Given that it is a midterm, her chances on holding on will be small.
But, given the House gerrymandering of IL, there is Bustos and Quigley and Duckworth, but no shoes to fill after Rauner or Kirk, for statewide office.
Not exactly true. Peter Roskam (R-IL6) could make an excellent Senate candidate. Adam Kinzinger, an Iraq veteran, could make a better one.
As for this race, Duckworth is an unproven candidate and ran behind President Obama in 2012 against the fatally-flawed Joe Walsh, a far easier opponent than Mitt Romney was for Obama. But Kirk is largely unproven as well. He defeated a corrupt opponent in 2010, barely, and right after the impeachment and removal of Gov. Rod Blagojevich, which cast a shadow on the state Democratic Party, not to mention that 2010 was a GOP wave year and right after the emergence of the Tea Party.

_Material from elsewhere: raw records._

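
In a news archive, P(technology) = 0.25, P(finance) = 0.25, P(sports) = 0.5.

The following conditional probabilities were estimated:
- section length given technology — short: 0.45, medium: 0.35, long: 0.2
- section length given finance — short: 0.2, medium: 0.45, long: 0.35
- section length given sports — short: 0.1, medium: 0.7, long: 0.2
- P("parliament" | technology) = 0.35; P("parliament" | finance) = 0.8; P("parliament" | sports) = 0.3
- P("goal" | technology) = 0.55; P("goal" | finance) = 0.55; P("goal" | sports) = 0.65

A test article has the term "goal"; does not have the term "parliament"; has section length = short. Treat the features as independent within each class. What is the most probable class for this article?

technology

technology: 0.25 × 0.45 × (1−0.35) × 0.55 = 0.04021875
finance: 0.25 × 0.2 × (1−0.8) × 0.55 = 0.0055
sports: 0.5 × 0.1 × (1−0.3) × 0.65 = 0.02275
Highest score → technology.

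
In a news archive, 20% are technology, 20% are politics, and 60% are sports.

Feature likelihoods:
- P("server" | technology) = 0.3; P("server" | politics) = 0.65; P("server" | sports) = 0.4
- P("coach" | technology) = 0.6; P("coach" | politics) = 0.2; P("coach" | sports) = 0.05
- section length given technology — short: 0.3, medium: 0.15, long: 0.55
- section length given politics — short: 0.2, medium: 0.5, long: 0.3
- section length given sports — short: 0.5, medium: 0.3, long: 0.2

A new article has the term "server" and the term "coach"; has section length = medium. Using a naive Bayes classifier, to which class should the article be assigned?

technology: 0.2 × 0.3 × 0.6 × 0.15 = 0.0054
politics: 0.2 × 0.65 × 0.2 × 0.5 = 0.013
sports: 0.6 × 0.4 × 0.05 × 0.3 = 0.0036
Highest score → politics.

politics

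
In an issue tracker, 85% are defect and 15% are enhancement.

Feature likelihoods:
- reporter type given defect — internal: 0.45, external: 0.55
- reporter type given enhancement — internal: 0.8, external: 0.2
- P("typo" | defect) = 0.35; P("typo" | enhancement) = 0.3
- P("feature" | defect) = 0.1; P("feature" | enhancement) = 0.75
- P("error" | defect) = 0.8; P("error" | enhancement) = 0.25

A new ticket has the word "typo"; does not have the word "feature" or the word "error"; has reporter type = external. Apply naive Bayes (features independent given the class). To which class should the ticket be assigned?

defect: 0.85 × 0.55 × 0.35 × (1−0.1) × (1−0.8) = 0.0294525
enhancement: 0.15 × 0.2 × 0.3 × (1−0.75) × (1−0.25) = 0.0016875
Highest score → defect.

defect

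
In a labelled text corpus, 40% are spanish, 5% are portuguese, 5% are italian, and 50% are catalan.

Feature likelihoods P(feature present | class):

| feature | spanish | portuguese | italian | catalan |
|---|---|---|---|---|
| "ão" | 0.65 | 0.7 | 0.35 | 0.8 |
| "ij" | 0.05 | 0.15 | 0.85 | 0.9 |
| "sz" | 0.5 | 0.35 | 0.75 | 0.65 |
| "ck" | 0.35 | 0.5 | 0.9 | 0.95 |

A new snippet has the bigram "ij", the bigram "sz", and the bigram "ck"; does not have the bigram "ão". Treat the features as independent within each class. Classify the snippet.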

Kirk's approval numbers are going to take a hit. No way all the Suburban Dems who like him now are going to stick with him. He'll have to run the table downstate and in the collar counties while keeping the Democrat under 70% in Cook County. If Duckworth is the nominee, Kirk's path to victory includes tying her to state House Speaker Michael Madigan, whose approval ratings downstate are below those of Emperor Palpatine, and Blagojevich, for whom she once served in an appointed position. That'll keep downstate red if they buy it and possibly do the same with the collar counties. Remember that Pat Quinn only carried one county in 2014, Cook County. Illinois has 101 other counties, and a victorious Democrat probably needs to carry at least a couple more than just Cook. Some Democratic downstate counties that voted for Obama voted against Quinn by double-digit margins. Some of these were Democrats who don't like the state party, personified in "Boss Madigan", who's not known for caring about any of the 101 counties in Illinois that are not named "Cook".
I'm not sure about anyone else's chances against Kirk. The big name that nobody's mentioned is Rep. Dan Lipinski, a moderate Democrat (who voted against the ACA) from the north suburbs. He may start out ahead.
Look for Rauner to consider putting money in this race. Kirk has a very Rauner-esque ideological profile.
Bottom line: Kirk needs a Republican win at the top of the ticket by at least 2-3% (nationally) and to run an A+ campaign (or have his general election opponent flounder) in order to keep this seat.